Third, they maintain human oversight as a design choice, not a compromise. The most effective AI implementations in real estate are not autonomous decision-makers. They are screening tools that take a hundred deals and surface the ten to twenty worth deeper human review, or document processors that extract data and flag anomalies for human verification. The human stays in the loop because the human is what makes the output trustworthy.
The gap between the 5 percent and the 95 percent is not about technology adoption. It is about organisational patience, data discipline, and realistic expectations. The firms that succeed are the ones that understand AI as an infrastructure project, not a feature you bolt on.

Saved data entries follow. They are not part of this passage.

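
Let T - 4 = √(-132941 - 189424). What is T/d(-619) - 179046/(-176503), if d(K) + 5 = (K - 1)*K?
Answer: 68714084662/67737438825 + I*√322365/383775 ≈ 1.0144 + 0.0014794*I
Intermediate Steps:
T = 4 + I*√322365 (T = 4 + √(-132941 - 189424) = 4 + √(-322365) = 4 + I*√322365 ≈ 4.0 + 567.77*I)
d(K) = -5 + K*(-1 + K) (d(K) = -5 + (K - 1)*K = -5 + (-1 + K)*K = -5 + K*(-1 + K))
T/d(-619) - 179046/(-176503) = (4 + I*√322365)/(-5 + (-619)² - 1*(-619)) - 179046/(-176503) = (4 + I*√322365)/(-5 + 383161 + 619) - 179046*(-1/176503) = (4 + I*√322365)/383775 + 179046/176503 = (4 + I*√322365)*(1/383775) + 179046/176503 = (4/383775 + I*√322365/383775) + 179046/176503 = 68714084662/67737438825 + I*√322365/383775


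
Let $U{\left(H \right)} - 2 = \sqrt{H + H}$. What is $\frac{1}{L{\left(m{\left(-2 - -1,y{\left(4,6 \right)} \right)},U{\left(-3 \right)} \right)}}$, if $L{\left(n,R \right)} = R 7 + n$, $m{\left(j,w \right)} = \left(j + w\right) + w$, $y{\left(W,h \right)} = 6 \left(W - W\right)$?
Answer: $- \frac{i}{- 13 i + 7 \sqrt{6}} \approx 0.028078 - 0.037033 i$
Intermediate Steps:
$y{\left(W,h \right)} = 0$ ($y{\left(W,h \right)} = 6 \cdot 0 = 0$)
$m{\left(j,w \right)} = j + 2 w$
$U{\left(H \right)} = 2 + \sqrt{2} \sqrt{H}$ ($U{\left(H \right)} = 2 + \sqrt{H + H} = 2 + \sqrt{2 H} = 2 + \sqrt{2} \sqrt{H}$)
$L{\left(n,R \right)} = n + 7 R$ ($L{\left(n,R \right)} = 7 R + n = n + 7 R$)
$\frac{1}{L{\left(m{\left(-2 - -1,y{\left(4,6 \right)} \right)},U{\left(-3 \right)} \right)}} = \frac{1}{\left(\left(-2 - -1\right) + 2 \cdot 0\right) + 7 \left(2 + \sqrt{2} \sqrt{-3}\right)} = \frac{1}{\left(\left(-2 + 1\right) + 0\right) + 7 \left(2 + \sqrt{2} i \sqrt{3}\right)} = \frac{1}{\left(-1 + 0\right) + 7 \left(2 + i \sqrt{6}\right)} = \frac{1}{-1 + \left(14 + 7 i \sqrt{6}\right)} = \frac{1}{13 + 7 i \sqrt{6}}$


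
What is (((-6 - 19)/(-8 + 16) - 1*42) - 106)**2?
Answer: 1461681/64 ≈ 22839.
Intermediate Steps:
(((-6 - 19)/(-8 + 16) - 1*42) - 106)**2 = ((-25/8 - 42) - 106)**2 = (-361/8 - 106)**2 = (-1209/8)**2 = 1461681/64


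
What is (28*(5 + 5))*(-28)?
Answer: -7840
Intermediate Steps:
(28*(5 + 5))*(-28) = (28*10)*(-28) = 280*(-28) = -7840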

Where This Leaves the Industry
The commercial real estate industry is not going to abandon AI. The economics are too compelling: Alpaca VC estimates the addressable market for underwriting automation alone at one to two billion dollars, with over eleven billion in economic impact from value currently lost to poor execution. But the path from here to there runs through years of unsexy data work that most firms have barely started.
Meanwhile, the gap between firms with clean data infrastructure and firms without it is becoming a competitive advantage in itself. The firm that spent four years and twenty engineers structuring its data is not just better positioned for AI. It is better positioned for every analytical task, every reporting requirement, and every strategic decision that depends on having a single, reliable version of the truth. AI is the catalyst, but the underlying advantage is informational.
The 95 percent failure rate is not a verdict on AI's potential in real estate. It is a verdict on the industry's readiness for it. The technology works. The data, in most firms, does not. And until that changes, the gap between AI's promise and its delivery will remain wide enough to drive a forty-platform data architecture through.